Ricciardi believes that Gunderson wants to take the shine off the Founding Fathers and, to an extent, the document they created — the Constitution.

In preparing for “The Taming,” Ricciardi and her three actresses not only brushed up their Shakespeare, they brushed up their American history as well with two days’ worth of classes.

“I’m not a political person,” Lavely said. “In fact, I tend to be the direct opposite of the character I play. I tend to be non-confrontational. Bianca is a polar opposite. She is so recklessly vocal. She’s quite exciting and blunt.

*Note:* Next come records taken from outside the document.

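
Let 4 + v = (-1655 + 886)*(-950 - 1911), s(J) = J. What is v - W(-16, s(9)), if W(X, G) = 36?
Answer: 2200069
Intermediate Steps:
v = 2200105 (v = -4 + (-1655 + 886)*(-950 - 1911) = -4 - 769*(-2861) = -4 + 2200109 = 2200105)
v - W(-16, s(9)) = 2200105 - 1*36 = 2200105 - 36 = 2200069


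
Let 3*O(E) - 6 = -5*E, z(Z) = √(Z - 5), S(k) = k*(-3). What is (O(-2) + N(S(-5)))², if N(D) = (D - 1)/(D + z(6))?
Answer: 22201/576 ≈ 38.543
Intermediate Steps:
S(k) = -3*k
z(Z) = √(-5 + Z)
O(E) = 2 - 5*E/3 (O(E) = 2 + (-5*E)/3 = 2 - 5*E/3)
N(D) = (-1 + D)/(1 + D) (N(D) = (D - 1)/(D + √(-5 + 6)) = (-1 + D)/(D + √1) = (-1 + D)/(D + 1) = (-1 + D)/(1 + D))
(O(-2) + N(S(-5)))² = ((2 - 5/3*(-2)) + (-1 - 3*(-5))/(1 - 3*(-5)))² = ((2 + 10/3) + (-1 + 15)/(1 + 15))² = (16/3 + 14/16)² = (16/3 + (1/16)*14)² = (16/3 + 7/8)² = (149/24)² = 22201/576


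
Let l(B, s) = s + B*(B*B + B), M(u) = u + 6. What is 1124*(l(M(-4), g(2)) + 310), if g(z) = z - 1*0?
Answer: 364176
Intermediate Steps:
M(u) = 6 + u
g(z) = z (g(z) = z + 0 = z)
l(B, s) = s + B*(B + B²) (l(B, s) = s + B*(B² + B) = s + B*(B + B²))
1124*(l(M(-4), g(2)) + 310) = 1124*((2 + (6 - 4)² + (6 - 4)³) + 310) = 1124*((2 + 2² + 2³) + 310) = 1124*((2 + 4 + 8) + 310) = 1124*(14 + 310) = 1124*324 = 364176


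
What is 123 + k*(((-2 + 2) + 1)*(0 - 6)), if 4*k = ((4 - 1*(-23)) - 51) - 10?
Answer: 174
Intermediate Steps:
k = -17/2 (k = (((4 - 1*(-23)) - 51) - 10)/4 = (((4 + 23) - 51) - 10)/4 = ((27 - 51) - 10)/4 = (-24 - 10)/4 = (¼)*(-34) = -17/2 ≈ -8.5000)
123 + k*(((-2 + 2) + 1)*(0 - 6)) = 123 - 17*((-2 + 2) + 1)*(0 - 6)/2 = 123 - 17*(0 + 1)*(-6)/2 = 123 - 17*(-6)/2 = 123 - 17/2*(-6) = 123 + 51 = 174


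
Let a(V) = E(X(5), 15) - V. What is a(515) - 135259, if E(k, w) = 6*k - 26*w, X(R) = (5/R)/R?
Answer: -680814/5 ≈ -1.3616e+5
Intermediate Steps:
X(R) = 5/R**2
E(k, w) = -26*w + 6*k
a(V) = -1944/5 - V (a(V) = (-26*15 + 6*(5/5**2)) - V = (-390 + 6*(5*(1/25))) - V = (-390 + 6*(1/5)) - V = (-390 + 6/5) - V = -1944/5 - V)
a(515) - 135259 = (-1944/5 - 1*515) - 135259 = (-1944/5 - 515) - 135259 = -4519/5 - 135259 = -680814/5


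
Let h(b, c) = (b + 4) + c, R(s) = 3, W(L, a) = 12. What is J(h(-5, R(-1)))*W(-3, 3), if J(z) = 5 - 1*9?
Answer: -48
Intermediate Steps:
h(b, c) = 4 + b + c (h(b, c) = (4 + b) + c = 4 + b + c)
J(z) = -4 (J(z) = 5 - 9 = -4)
J(h(-5, R(-1)))*W(-3, 3) = -4*12 = -48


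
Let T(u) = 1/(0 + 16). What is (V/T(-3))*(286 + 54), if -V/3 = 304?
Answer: -4961280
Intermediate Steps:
V = -912 (V = -3*304 = -912)
T(u) = 1/16
(V/T(-3))*(286 + 54) = (-912/1/16)*(286 + 54) = -912*16*340 = -14592*340 = -4961280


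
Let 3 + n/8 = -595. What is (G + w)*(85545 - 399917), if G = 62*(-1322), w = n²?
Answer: -7169156633424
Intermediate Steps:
n = -4784 (n = -24 + 8*(-595) = -24 - 4760 = -4784)
w = 22886656 (w = (-4784)² = 22886656)
G = -81964
(G + w)*(85545 - 399917) = (-81964 + 22886656)*(85545 - 399917) = 22804692*(-314372) = -7169156633424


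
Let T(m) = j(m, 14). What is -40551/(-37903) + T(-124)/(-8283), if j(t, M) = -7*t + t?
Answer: 102561367/104650183 ≈ 0.98004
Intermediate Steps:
j(t, M) = -6*t
T(m) = -6*m
-40551/(-37903) + T(-124)/(-8283) = -40551/(-37903) - 6*(-124)/(-8283) = -40551*(-1/37903) + 744*(-1/8283) = 40551/37903 - 248/2761 = 102561367/104650183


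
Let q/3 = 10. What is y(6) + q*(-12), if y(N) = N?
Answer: -354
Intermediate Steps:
q = 30 (q = 3*10 = 30)
y(6) + q*(-12) = 6 + 30*(-12) = 6 - 360 = -354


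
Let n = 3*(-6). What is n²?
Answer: 324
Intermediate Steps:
n = -18
n² = (-18)² = 324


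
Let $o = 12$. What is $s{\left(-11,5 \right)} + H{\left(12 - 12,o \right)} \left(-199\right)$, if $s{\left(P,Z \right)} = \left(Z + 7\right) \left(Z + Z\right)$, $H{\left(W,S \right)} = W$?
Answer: $120$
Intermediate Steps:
$s{\left(P,Z \right)} = 2 Z \left(7 + Z\right)$ ($s{\left(P,Z \right)} = \left(7 + Z\right) 2 Z = 2 Z \left(7 + Z\right)$)
$s{\left(-11,5 \right)} + H{\left(12 - 12,o \right)} \left(-199\right) = 2 \cdot 5 \left(7 + 5\right) + \left(12 - 12\right) \left(-199\right) = 2 \cdot 5 \cdot 12 + \left(12 - 12\right) \left(-199\right) = 120 + 0 \left(-199\right) = 120 + 0 = 120$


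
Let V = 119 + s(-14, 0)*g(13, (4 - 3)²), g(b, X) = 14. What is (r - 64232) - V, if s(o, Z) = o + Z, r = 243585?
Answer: 179430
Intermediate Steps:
s(o, Z) = Z + o
V = -77 (V = 119 + (0 - 14)*14 = 119 - 14*14 = 119 - 196 = -77)
(r - 64232) - V = (243585 - 64232) - 1*(-77) = 179353 + 77 = 179430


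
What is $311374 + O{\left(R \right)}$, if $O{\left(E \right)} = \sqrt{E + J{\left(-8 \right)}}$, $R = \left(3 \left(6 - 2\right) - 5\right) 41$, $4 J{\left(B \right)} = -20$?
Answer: $311374 + \sqrt{282} \approx 3.1139 \cdot 10^{5}$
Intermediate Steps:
$J{\left(B \right)} = -5$ ($J{\left(B \right)} = \frac{1}{4} \left(-20\right) = -5$)
$R = 287$ ($R = \left(3 \cdot 4 - 5\right) 41 = \left(12 - 5\right) 41 = 7 \cdot 41 = 287$)
$O{\left(E \right)} = \sqrt{-5 + E}$ ($O{\left(E \right)} = \sqrt{E - 5} = \sqrt{-5 + E}$)
$311374 + O{\left(R \right)} = 311374 + \sqrt{-5 + 287} = 311374 + \sqrt{282}$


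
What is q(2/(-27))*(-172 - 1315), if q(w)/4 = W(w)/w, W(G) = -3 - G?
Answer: -234946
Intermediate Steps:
q(w) = 4*(-3 - w)/w (q(w) = 4*((-3 - w)/w) = 4*(-3 - w)/w)
q(2/(-27))*(-172 - 1315) = (-4 - 12/(2/(-27)))*(-172 - 1315) = (-4 - 12/(2*(-1/27)))*(-1487) = (-4 - 12/(-2/27))*(-1487) = (-4 - 12*(-27/2))*(-1487) = (-4 + 162)*(-1487) = 158*(-1487) = -234946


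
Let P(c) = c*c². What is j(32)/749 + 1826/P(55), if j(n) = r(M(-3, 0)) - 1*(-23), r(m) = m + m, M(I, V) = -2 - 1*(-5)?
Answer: 562959/11328625 ≈ 0.049693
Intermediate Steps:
M(I, V) = 3 (M(I, V) = -2 + 5 = 3)
r(m) = 2*m
P(c) = c³
j(n) = 29 (j(n) = 2*3 - 1*(-23) = 6 + 23 = 29)
j(32)/749 + 1826/P(55) = 29/749 + 1826/(55³) = 29*(1/749) + 1826/166375 = 29/749 + 1826*(1/166375) = 29/749 + 166/15125 = 562959/11328625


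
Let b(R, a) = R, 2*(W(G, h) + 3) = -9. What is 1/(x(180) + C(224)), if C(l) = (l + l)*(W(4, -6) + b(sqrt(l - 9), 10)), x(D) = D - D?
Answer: 3/28448 + sqrt(215)/71120 ≈ 0.00031163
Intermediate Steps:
W(G, h) = -15/2 (W(G, h) = -3 + (1/2)*(-9) = -3 - 9/2 = -15/2)
x(D) = 0
C(l) = 2*l*(-15/2 + sqrt(-9 + l)) (C(l) = (l + l)*(-15/2 + sqrt(l - 9)) = (2*l)*(-15/2 + sqrt(-9 + l)) = 2*l*(-15/2 + sqrt(-9 + l)))
1/(x(180) + C(224)) = 1/(0 + 224*(-15 + 2*sqrt(-9 + 224))) = 1/(0 + 224*(-15 + 2*sqrt(215))) = 1/(0 + (-3360 + 448*sqrt(215))) = 1/(-3360 + 448*sqrt(215))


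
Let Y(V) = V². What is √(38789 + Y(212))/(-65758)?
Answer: -√83733/65758 ≈ -0.0044005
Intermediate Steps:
√(38789 + Y(212))/(-65758) = √(38789 + 212²)/(-65758) = √(38789 + 44944)*(-1/65758) = √83733*(-1/65758) = -√83733/65758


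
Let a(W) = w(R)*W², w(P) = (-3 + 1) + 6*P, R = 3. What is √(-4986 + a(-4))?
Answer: I*√4730 ≈ 68.775*I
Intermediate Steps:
w(P) = -2 + 6*P
a(W) = 16*W² (a(W) = (-2 + 6*3)*W² = (-2 + 18)*W² = 16*W²)
√(-4986 + a(-4)) = √(-4986 + 16*(-4)²) = √(-4986 + 16*16) = √(-4986 + 256) = √(-4730) = I*√4730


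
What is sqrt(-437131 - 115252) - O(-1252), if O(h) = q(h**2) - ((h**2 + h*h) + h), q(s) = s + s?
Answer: -1252 + I*sqrt(552383) ≈ -1252.0 + 743.22*I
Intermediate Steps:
q(s) = 2*s
O(h) = -h (O(h) = 2*h**2 - ((h**2 + h*h) + h) = 2*h**2 - ((h**2 + h**2) + h) = 2*h**2 - (2*h**2 + h) = 2*h**2 - (h + 2*h**2) = 2*h**2 + (-h - 2*h**2) = -h)
sqrt(-437131 - 115252) - O(-1252) = sqrt(-437131 - 115252) - (-1)*(-1252) = sqrt(-552383) - 1*1252 = I*sqrt(552383) - 1252 = -1252 + I*sqrt(552383)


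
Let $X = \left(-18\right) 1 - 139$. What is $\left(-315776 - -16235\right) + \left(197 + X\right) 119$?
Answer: $-294781$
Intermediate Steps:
$X = -157$ ($X = -18 - 139 = -157$)
$\left(-315776 - -16235\right) + \left(197 + X\right) 119 = \left(-315776 - -16235\right) + \left(197 - 157\right) 119 = \left(-315776 + \left(-167 + 16402\right)\right) + 40 \cdot 119 = \left(-315776 + 16235\right) + 4760 = -299541 + 4760 = -294781$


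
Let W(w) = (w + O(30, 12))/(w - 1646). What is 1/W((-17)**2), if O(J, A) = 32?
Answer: -1357/321 ≈ -4.2274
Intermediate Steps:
W(w) = (32 + w)/(-1646 + w) (W(w) = (w + 32)/(w - 1646) = (32 + w)/(-1646 + w))
1/W((-17)**2) = 1/((32 + (-17)**2)/(-1646 + (-17)**2)) = 1/((32 + 289)/(-1646 + 289)) = 1/(321/(-1357)) = 1/(-1/1357*321) = 1/(-321/1357) = -1357/321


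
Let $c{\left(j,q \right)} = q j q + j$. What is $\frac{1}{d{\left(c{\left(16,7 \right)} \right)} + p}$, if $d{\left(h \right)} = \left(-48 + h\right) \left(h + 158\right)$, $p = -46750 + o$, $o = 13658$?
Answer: $\frac{1}{687324} \approx 1.4549 \cdot 10^{-6}$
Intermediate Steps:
$c{\left(j,q \right)} = j + j q^{2}$ ($c{\left(j,q \right)} = j q q + j = j q^{2} + j = j + j q^{2}$)
$p = -33092$ ($p = -46750 + 13658 = -33092$)
$d{\left(h \right)} = \left(-48 + h\right) \left(158 + h\right)$
$\frac{1}{d{\left(c{\left(16,7 \right)} \right)} + p} = \frac{1}{\left(-7584 + \left(16 \left(1 + 7^{2}\right)\right)^{2} + 110 \cdot 16 \left(1 + 7^{2}\right)\right) - 33092} = \frac{1}{\left(-7584 + \left(16 \left(1 + 49\right)\right)^{2} + 110 \cdot 16 \left(1 + 49\right)\right) - 33092} = \frac{1}{\left(-7584 + \left(16 \cdot 50\right)^{2} + 110 \cdot 16 \cdot 50\right) - 33092} = \frac{1}{\left(-7584 + 800^{2} + 110 \cdot 800\right) - 33092} = \frac{1}{\left(-7584 + 640000 + 88000\right) - 33092} = \frac{1}{720416 - 33092} = \frac{1}{687324}$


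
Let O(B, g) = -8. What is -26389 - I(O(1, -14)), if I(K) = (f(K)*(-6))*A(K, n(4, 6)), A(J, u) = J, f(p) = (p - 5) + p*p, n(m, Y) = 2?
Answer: -28837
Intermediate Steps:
f(p) = -5 + p + p² (f(p) = (-5 + p) + p² = -5 + p + p²)
I(K) = K*(30 - 6*K - 6*K²) (I(K) = ((-5 + K + K²)*(-6))*K = (30 - 6*K - 6*K²)*K = K*(30 - 6*K - 6*K²))
-26389 - I(O(1, -14)) = -26389 - 6*(-8)*(5 - 1*(-8) - 1*(-8)²) = -26389 - 6*(-8)*(5 + 8 - 1*64) = -26389 - 6*(-8)*(5 + 8 - 64) = -26389 - 6*(-8)*(-51) = -26389 - 1*2448 = -26389 - 2448 = -28837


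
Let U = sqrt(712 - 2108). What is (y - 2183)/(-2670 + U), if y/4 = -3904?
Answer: 23761665/3565148 + 17799*I*sqrt(349)/3565148 ≈ 6.665 + 0.093268*I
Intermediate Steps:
y = -15616 (y = 4*(-3904) = -15616)
U = 2*I*sqrt(349) (U = sqrt(-1396) = 2*I*sqrt(349) ≈ 37.363*I)
(y - 2183)/(-2670 + U) = (-15616 - 2183)/(-2670 + 2*I*sqrt(349)) = -17799/(-2670 + 2*I*sqrt(349))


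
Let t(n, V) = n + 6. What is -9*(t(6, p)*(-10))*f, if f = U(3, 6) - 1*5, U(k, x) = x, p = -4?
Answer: 1080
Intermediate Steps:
t(n, V) = 6 + n
f = 1 (f = 6 - 1*5 = 6 - 5 = 1)
-9*(t(6, p)*(-10))*f = -9*((6 + 6)*(-10))*1 = -9*(12*(-10))*1 = -9*(-120*1) = -9*(-120) = -1*(-1080) = 1080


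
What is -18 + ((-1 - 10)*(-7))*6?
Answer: 444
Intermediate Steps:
-18 + ((-1 - 10)*(-7))*6 = -18 - 11*(-7)*6 = -18 + 77*6 = -18 + 462 = 444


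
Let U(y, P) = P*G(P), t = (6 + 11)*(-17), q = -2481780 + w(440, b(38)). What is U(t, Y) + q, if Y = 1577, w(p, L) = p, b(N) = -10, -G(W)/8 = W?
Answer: -22376772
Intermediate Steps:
G(W) = -8*W
q = -2481340 (q = -2481780 + 440 = -2481340)
t = -289 (t = 17*(-17) = -289)
U(y, P) = -8*P**2 (U(y, P) = P*(-8*P) = -8*P**2)
U(t, Y) + q = -8*1577**2 - 2481340 = -8*2486929 - 2481340 = -19895432 - 2481340 = -22376772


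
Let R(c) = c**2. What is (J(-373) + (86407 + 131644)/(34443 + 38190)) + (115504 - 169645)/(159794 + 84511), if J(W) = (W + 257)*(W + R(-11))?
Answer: 19213319769866/657207595 ≈ 29235.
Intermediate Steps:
J(W) = (121 + W)*(257 + W) (J(W) = (W + 257)*(W + (-11)**2) = (257 + W)*(W + 121) = (257 + W)*(121 + W) = (121 + W)*(257 + W))
(J(-373) + (86407 + 131644)/(34443 + 38190)) + (115504 - 169645)/(159794 + 84511) = ((31097 + (-373)**2 + 378*(-373)) + (86407 + 131644)/(34443 + 38190)) + (115504 - 169645)/(159794 + 84511) = ((31097 + 139129 - 140994) + 218051/72633) - 54141/244305 = (29232 + 218051*(1/72633)) - 54141*1/244305 = (29232 + 218051/72633) - 18047/81435 = 2123425907/72633 - 18047/81435 = 19213319769866/657207595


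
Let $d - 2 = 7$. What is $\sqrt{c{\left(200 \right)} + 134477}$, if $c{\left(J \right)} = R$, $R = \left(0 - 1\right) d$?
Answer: $2 \sqrt{33617} \approx 366.7$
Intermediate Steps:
$d = 9$ ($d = 2 + 7 = 9$)
$R = -9$ ($R = \left(0 - 1\right) 9 = \left(-1\right) 9 = -9$)
$c{\left(J \right)} = -9$
$\sqrt{c{\left(200 \right)} + 134477} = \sqrt{-9 + 134477} = \sqrt{134468} = 2 \sqrt{33617}$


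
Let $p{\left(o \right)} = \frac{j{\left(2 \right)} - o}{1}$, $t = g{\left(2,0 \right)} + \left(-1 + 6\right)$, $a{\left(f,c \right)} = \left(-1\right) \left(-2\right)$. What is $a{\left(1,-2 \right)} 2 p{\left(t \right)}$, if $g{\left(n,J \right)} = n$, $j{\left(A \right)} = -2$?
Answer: $-36$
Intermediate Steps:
$a{\left(f,c \right)} = 2$
$t = 7$ ($t = 2 + \left(-1 + 6\right) = 2 + 5 = 7$)
$p{\left(o \right)} = -2 - o$ ($p{\left(o \right)} = \frac{-2 - o}{1} = \left(-2 - o\right) 1 = -2 - o$)
$a{\left(1,-2 \right)} 2 p{\left(t \right)} = 2 \cdot 2 \left(-2 - 7\right) = 4 \left(-2 - 7\right) = 4 \left(-9\right) = -36$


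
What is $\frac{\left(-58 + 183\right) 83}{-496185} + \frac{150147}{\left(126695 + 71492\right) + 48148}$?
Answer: $\frac{757315406}{1286607705} \approx 0.58861$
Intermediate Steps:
$\frac{\left(-58 + 183\right) 83}{-496185} + \frac{150147}{\left(126695 + 71492\right) + 48148} = 125 \cdot 83 \left(- \frac{1}{496185}\right) + \frac{150147}{198187 + 48148} = 10375 \left(- \frac{1}{496185}\right) + \frac{150147}{246335} = - \frac{2075}{99237} + 150147 \cdot \frac{1}{246335} = - \frac{2075}{99237} + \frac{150147}{246335} = \frac{757315406}{1286607705}$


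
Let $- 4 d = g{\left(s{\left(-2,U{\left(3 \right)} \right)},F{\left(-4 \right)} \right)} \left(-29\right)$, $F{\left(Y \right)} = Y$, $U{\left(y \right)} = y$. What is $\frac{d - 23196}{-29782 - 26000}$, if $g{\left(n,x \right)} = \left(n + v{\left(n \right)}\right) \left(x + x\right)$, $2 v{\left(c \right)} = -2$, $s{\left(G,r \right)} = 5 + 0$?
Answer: $\frac{11714}{27891} \approx 0.41999$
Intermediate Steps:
$s{\left(G,r \right)} = 5$
$v{\left(c \right)} = -1$ ($v{\left(c \right)} = \frac{1}{2} \left(-2\right) = -1$)
$g{\left(n,x \right)} = 2 x \left(-1 + n\right)$ ($g{\left(n,x \right)} = \left(n - 1\right) \left(x + x\right) = \left(-1 + n\right) 2 x = 2 x \left(-1 + n\right)$)
$d = -232$ ($d = - \frac{2 \left(-4\right) \left(-1 + 5\right) \left(-29\right)}{4} = - \frac{2 \left(-4\right) 4 \left(-29\right)}{4} = - \frac{\left(-32\right) \left(-29\right)}{4} = \left(- \frac{1}{4}\right) 928 = -232$)
$\frac{d - 23196}{-29782 - 26000} = \frac{-232 - 23196}{-29782 - 26000} = - \frac{23428}{-55782} = \left(-23428\right) \left(- \frac{1}{55782}\right) = \frac{11714}{27891}$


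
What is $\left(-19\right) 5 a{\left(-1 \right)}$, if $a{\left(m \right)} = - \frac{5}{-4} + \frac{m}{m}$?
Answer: $- \frac{855}{4} \approx -213.75$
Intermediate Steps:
$a{\left(m \right)} = \frac{9}{4}$ ($a{\left(m \right)} = \left(-5\right) \left(- \frac{1}{4}\right) + 1 = \frac{5}{4} + 1 = \frac{9}{4}$)
$\left(-19\right) 5 a{\left(-1 \right)} = \left(-19\right) 5 \cdot \frac{9}{4} = \left(-95\right) \frac{9}{4} = - \frac{855}{4}$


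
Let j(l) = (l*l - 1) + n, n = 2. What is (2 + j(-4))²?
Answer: 361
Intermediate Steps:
j(l) = 1 + l² (j(l) = (l*l - 1) + 2 = (l² - 1) + 2 = (-1 + l²) + 2 = 1 + l²)
(2 + j(-4))² = (2 + (1 + (-4)²))² = (2 + (1 + 16))² = (2 + 17)² = 19² = 361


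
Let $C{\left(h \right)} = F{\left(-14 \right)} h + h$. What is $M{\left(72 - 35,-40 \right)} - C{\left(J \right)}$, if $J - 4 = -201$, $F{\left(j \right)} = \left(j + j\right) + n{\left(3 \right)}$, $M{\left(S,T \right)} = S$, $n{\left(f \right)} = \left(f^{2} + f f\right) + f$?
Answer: $-1145$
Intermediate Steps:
$n{\left(f \right)} = f + 2 f^{2}$ ($n{\left(f \right)} = \left(f^{2} + f^{2}\right) + f = 2 f^{2} + f = f + 2 f^{2}$)
$F{\left(j \right)} = 21 + 2 j$ ($F{\left(j \right)} = \left(j + j\right) + 3 \left(1 + 2 \cdot 3\right) = 2 j + 3 \left(1 + 6\right) = 2 j + 3 \cdot 7 = 2 j + 21 = 21 + 2 j$)
$J = -197$ ($J = 4 - 201 = -197$)
$C{\left(h \right)} = - 6 h$ ($C{\left(h \right)} = \left(21 + 2 \left(-14\right)\right) h + h = \left(21 - 28\right) h + h = - 7 h + h = - 6 h$)
$M{\left(72 - 35,-40 \right)} - C{\left(J \right)} = \left(72 - 35\right) - \left(-6\right) \left(-197\right) = 37 - 1182 = -1145$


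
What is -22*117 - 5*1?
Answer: -2579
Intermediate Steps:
-22*117 - 5*1 = -2574 - 5 = -2579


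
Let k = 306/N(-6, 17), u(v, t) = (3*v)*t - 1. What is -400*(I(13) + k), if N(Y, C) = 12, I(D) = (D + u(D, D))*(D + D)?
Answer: -5407800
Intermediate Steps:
u(v, t) = -1 + 3*t*v (u(v, t) = 3*t*v - 1 = -1 + 3*t*v)
I(D) = 2*D*(-1 + D + 3*D**2) (I(D) = (D + (-1 + 3*D*D))*(D + D) = (D + (-1 + 3*D**2))*(2*D) = (-1 + D + 3*D**2)*(2*D) = 2*D*(-1 + D + 3*D**2))
k = 51/2 (k = 306/12 = 306*(1/12) = 51/2 ≈ 25.500)
-400*(I(13) + k) = -400*(2*13*(-1 + 13 + 3*13**2) + 51/2) = -400*(2*13*(-1 + 13 + 3*169) + 51/2) = -400*(2*13*(-1 + 13 + 507) + 51/2) = -400*(2*13*519 + 51/2) = -400*(13494 + 51/2) = -400*27039/2 = -5407800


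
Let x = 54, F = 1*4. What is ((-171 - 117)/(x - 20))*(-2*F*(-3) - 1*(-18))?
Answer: -6048/17 ≈ -355.76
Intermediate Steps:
F = 4
((-171 - 117)/(x - 20))*(-2*F*(-3) - 1*(-18)) = ((-171 - 117)/(54 - 20))*(-2*4*(-3) - 1*(-18)) = (-288/34)*(-8*(-3) + 18) = (-288*1/34)*(24 + 18) = -144/17*42 = -6048/17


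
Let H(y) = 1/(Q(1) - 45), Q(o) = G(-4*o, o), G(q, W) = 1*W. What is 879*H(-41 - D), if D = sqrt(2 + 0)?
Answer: -879/44 ≈ -19.977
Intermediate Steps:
G(q, W) = W
Q(o) = o
D = sqrt(2) ≈ 1.4142
H(y) = -1/44 (H(y) = 1/(1 - 45) = 1/(-44) = -1/44)
879*H(-41 - D) = 879*(-1/44) = -879/44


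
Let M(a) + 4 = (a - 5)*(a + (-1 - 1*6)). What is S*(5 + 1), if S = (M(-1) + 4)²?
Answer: 13824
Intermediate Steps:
M(a) = -4 + (-7 + a)*(-5 + a) (M(a) = -4 + (a - 5)*(a + (-1 - 1*6)) = -4 + (-5 + a)*(a + (-1 - 6)) = -4 + (-5 + a)*(a - 7) = -4 + (-5 + a)*(-7 + a) = -4 + (-7 + a)*(-5 + a))
S = 2304 (S = ((31 + (-1)² - 12*(-1)) + 4)² = ((31 + 1 + 12) + 4)² = (44 + 4)² = 48² = 2304)
S*(5 + 1) = 2304*(5 + 1) = 2304*6 = 13824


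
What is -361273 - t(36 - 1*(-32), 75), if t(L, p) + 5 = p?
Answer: -361343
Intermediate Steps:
t(L, p) = -5 + p
-361273 - t(36 - 1*(-32), 75) = -361273 - (-5 + 75) = -361273 - 1*70 = -361273 - 70 = -361343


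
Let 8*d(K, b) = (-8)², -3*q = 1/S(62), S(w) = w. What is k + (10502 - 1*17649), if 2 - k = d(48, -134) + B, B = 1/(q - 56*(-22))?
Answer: -1639117289/229151 ≈ -7153.0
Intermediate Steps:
q = -1/186 (q = -⅓/62 = -⅓*1/62 = -1/186 ≈ -0.0053763)
d(K, b) = 8 (d(K, b) = (⅛)*(-8)² = (⅛)*64 = 8)
B = 186/229151 (B = 1/(-1/186 - 56*(-22)) = 1/(-1/186 + 1232) = 1/(229151/186) = 186/229151 ≈ 0.00081169)
k = -1375092/229151 (k = 2 - (8 + 186/229151) = 2 - 1*1833394/229151 = 2 - 1833394/229151 = -1375092/229151 ≈ -6.0008)
k + (10502 - 1*17649) = -1375092/229151 + (10502 - 1*17649) = -1375092/229151 + (10502 - 17649) = -1375092/229151 - 7147 = -1639117289/229151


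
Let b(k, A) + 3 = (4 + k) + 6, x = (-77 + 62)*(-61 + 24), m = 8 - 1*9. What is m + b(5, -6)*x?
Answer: 6659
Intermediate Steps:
m = -1 (m = 8 - 9 = -1)
x = 555 (x = -15*(-37) = 555)
b(k, A) = 7 + k (b(k, A) = -3 + ((4 + k) + 6) = -3 + (10 + k) = 7 + k)
m + b(5, -6)*x = -1 + (7 + 5)*555 = -1 + 12*555 = -1 + 6660 = 6659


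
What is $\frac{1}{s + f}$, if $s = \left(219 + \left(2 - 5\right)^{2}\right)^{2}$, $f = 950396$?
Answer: $\frac{1}{1002380} \approx 9.9762 \cdot 10^{-7}$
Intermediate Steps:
$s = 51984$ ($s = \left(219 + \left(-3\right)^{2}\right)^{2} = \left(219 + 9\right)^{2} = 228^{2} = 51984$)
$\frac{1}{s + f} = \frac{1}{51984 + 950396} = \frac{1}{1002380}$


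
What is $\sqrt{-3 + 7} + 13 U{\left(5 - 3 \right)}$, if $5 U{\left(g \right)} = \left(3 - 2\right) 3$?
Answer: $\frac{49}{5} \approx 9.8$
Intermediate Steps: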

She’s found a way to crumble the system.”

“(Gunderson plays) with the stereotypes of these women,” Landers said. “They are all fiercely brilliant.”

“How brave of Gunderson to have written these characters,” Lavely said,

Landers says that for all the complexities in the play and the shifts in situation, character and dialogue, the guide posts for actors are evident.

“It is very clear in this play that if you try something and it doesn’t work, you know it,” she says. “This play will tell you.”

For Ricciardi, trying is everything. Her guiding principle as a director is “to get out of the way. I’m a trained actress, which makes me a different kind of director. I direct only from my own experience as an actress. I like to guide and not get in people’s way.

“With this play especially, I couldn’t tell these women what it is. It had to come from them.

“I’ve always said the best stuff in my shows I didn’t come up with.”

“For me,” Lavely said, “the director has to captain the ship. But they’re also the mermaid of the ship. They let the air into the room so we can all breathe. It is so exciting to come to work in the morning and know there is someone who listens to us, who treats us with respect.

“We are all locked in together. Teamwork. We’re all after making this play work they way we want it to. We did all our homework, all our research. We are all so in it to win it.”